Député wallon : 1980-1981 ; 1981-1985 ; 1985-1987, 1988-1991

Fils de mineur, Jean-Baptiste Poulain voit sa scolarité perturbée par le déclenchement de la Seconde Guerre mondiale. Réfugié en France pendant plusieurs mois, il découvre – malgré lui – les joies des travaux des champs. Il voulait être fermier, mais il sera agent de la SNCB (1947-1968), avant de devenir inspecteur au Fonds des Accidents de Travail. Militant dans les rangs du PSB dès les premières années de la Libération, il fréquente régulièrement la Maison du Peuple de Moignelée. Délégué syndical à la SNCB, très actif lors de la grève wallonne de l’hiver ’60-’61 contre la loi unique, il s’affilie au Mouvement populaire wallon, partageant avec fougue les idées d’André Renard sur les réformes de structure et le fédéralisme.
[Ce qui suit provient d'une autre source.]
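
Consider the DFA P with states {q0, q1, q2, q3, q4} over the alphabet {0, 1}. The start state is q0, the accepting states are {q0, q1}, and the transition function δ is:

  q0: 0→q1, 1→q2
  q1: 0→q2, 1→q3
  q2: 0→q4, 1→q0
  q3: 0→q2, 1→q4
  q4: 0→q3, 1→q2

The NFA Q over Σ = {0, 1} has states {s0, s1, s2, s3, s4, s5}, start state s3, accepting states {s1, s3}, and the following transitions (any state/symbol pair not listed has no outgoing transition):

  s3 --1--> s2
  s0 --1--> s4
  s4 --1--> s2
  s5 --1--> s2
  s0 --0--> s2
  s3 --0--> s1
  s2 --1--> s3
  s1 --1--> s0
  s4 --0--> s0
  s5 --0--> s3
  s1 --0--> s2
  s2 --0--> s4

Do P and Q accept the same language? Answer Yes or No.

Exploring the product automaton P × Q from the start pair (q0, s3), following both machines on each input symbol, reaches 5 state pairs: (q0, s3), (q1, s1), (q2, s2), (q3, s0), (q4, s4).
P accepts in {q0, q1} and Q accepts in {s1, s3}. In every reachable pair the two components are either both accepting — (q0, s3), (q1, s1) — or both non-accepting, so no string is accepted by exactly one of the machines: L(P) \ L(Q) and L(Q) \ L(P) are both empty.
Hence every string is accepted by P iff it is accepted by Q, and the two languages coincide.

Yes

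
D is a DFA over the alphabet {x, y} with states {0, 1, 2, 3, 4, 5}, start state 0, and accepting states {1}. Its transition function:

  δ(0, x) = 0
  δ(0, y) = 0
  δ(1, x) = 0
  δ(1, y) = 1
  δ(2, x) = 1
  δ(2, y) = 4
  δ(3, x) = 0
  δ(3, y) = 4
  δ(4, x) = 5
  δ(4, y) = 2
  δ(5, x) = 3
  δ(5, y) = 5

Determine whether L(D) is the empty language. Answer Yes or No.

Yes

The states reachable from the start state are {0}.
None of the accepting states {1} is reachable, so no string is accepted and L(D) = ∅.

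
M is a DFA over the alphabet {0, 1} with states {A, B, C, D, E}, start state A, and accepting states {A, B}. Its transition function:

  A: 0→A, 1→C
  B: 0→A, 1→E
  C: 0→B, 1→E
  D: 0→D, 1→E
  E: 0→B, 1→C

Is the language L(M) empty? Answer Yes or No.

No

The empty string ε is accepted: the run A ends in the accepting state A.
Since at least one string is accepted, L(M) is not empty.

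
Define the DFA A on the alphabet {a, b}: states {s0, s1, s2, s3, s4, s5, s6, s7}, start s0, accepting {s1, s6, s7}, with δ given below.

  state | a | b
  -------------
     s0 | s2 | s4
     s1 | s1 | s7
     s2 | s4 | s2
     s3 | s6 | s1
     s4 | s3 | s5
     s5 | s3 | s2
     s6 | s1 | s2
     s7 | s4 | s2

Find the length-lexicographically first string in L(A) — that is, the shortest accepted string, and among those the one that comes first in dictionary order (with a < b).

A breadth-first search from s0 reaches an accepting state first via the path s0 → s4 → s3 → s6 on input baa.
No string of length < 3 is accepted (BFS exhausts all shorter strings without reaching an accepting state), and baa is the lexicographically least accepting string of length 3.

baa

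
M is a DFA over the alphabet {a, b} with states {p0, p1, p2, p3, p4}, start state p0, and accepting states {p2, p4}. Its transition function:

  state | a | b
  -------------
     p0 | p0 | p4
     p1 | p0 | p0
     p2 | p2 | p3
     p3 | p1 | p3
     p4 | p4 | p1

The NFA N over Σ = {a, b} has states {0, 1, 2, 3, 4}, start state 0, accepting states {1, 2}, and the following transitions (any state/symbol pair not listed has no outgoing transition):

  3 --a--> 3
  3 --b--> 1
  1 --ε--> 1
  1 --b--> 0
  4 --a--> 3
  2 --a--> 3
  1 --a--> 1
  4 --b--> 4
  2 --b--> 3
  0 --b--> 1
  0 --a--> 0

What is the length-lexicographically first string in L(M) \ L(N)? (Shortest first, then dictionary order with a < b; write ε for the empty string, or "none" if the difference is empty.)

bbbb

The string bbbb is accepted by M but not by N.
No shorter string lies in the difference, and bbbb is the lexicographically first length-4 string in L(M) \ L(N).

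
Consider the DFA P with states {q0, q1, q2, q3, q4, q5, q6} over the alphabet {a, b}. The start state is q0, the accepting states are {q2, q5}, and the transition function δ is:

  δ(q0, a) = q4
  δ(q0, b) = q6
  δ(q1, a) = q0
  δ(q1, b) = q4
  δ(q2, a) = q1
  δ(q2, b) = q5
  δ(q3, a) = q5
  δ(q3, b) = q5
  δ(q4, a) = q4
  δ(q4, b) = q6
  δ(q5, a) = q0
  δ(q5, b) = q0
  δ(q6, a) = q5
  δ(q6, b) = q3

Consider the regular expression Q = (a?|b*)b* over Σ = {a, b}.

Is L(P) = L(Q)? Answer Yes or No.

The string ba is accepted by P but rejected by Q.
So L(P) ≠ L(Q).

No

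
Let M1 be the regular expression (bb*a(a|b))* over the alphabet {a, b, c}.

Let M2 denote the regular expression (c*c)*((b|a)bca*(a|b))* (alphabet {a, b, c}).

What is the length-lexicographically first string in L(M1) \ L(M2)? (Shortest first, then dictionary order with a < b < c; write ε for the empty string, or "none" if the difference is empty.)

The string baa is accepted by M1 but not by M2.
No shorter string lies in the difference, and baa is the lexicographically first length-3 string in L(M1) \ L(M2).

baa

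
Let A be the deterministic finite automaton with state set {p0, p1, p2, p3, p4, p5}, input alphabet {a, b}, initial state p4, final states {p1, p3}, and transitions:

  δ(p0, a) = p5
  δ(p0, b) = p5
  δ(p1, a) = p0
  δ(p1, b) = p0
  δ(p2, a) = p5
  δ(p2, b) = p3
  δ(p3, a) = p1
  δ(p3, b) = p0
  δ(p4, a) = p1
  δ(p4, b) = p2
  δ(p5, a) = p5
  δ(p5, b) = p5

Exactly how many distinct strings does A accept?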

Durant la Grande Grève, il croise aussi la route d’Émile Lacroix qui le prend dans son équipe et l’encourage à se présenter aux élections communales d’octobre 1964. Élu conseiller communal à Tamines, puis conseiller provincial de Namur (1965), il est notamment secrétaire du Conseil provincial de 1968 à 1977. Il quitte alors la SNCB et devient attaché de Cabinet auprès du ministre de la Santé publique et de la Prévoyance sociale, le PSB Louis Namèche dans le gouvernement Eyskens (1972), puis du ministre de la Culture française, le PSB Pierre Falize dans le gouvernement Leburton (1973-1974). En mai 1977, il bénéficie de la démission volontaire d’Émile Lacroix et entre ainsi à la Haute Assemblée. Jusqu’en 1995, J-B. Poulain va siéger en alternance en tant que sénateur direct et sénateur provincial. Ayant voté les lois d’août 1980 qui donnent notamment naissance aux organes politiques wallons, il siège également au Conseil régional wallon de 1980 à 1991. Avec Bernard Anselme, il est le cosignataire d’une proposition de décret visant à instituer Namur capitale de la Région wallonne et de son Exécutif (novembre 1985). Quand il met un terme à son parcours parlementaire en 1995, J-B. Poulain quitte un paysage institutionnel totalement transformé, au regard de son entrée au Sénat. En 1988 et 1989, ainsi qu’en 1992 et 1993, il a notamment voté les mesures transformant la Belgique en un État fédéral.
Devenu échevin à l’heure de la fusion des communes, il avait remplacé le bourgmestre Michel Warnon (devenu député permanent) en 1981. Il conservera la majorité absolue du Parti socialiste jusqu’en 2000, moment où il met un terme à son activité politique.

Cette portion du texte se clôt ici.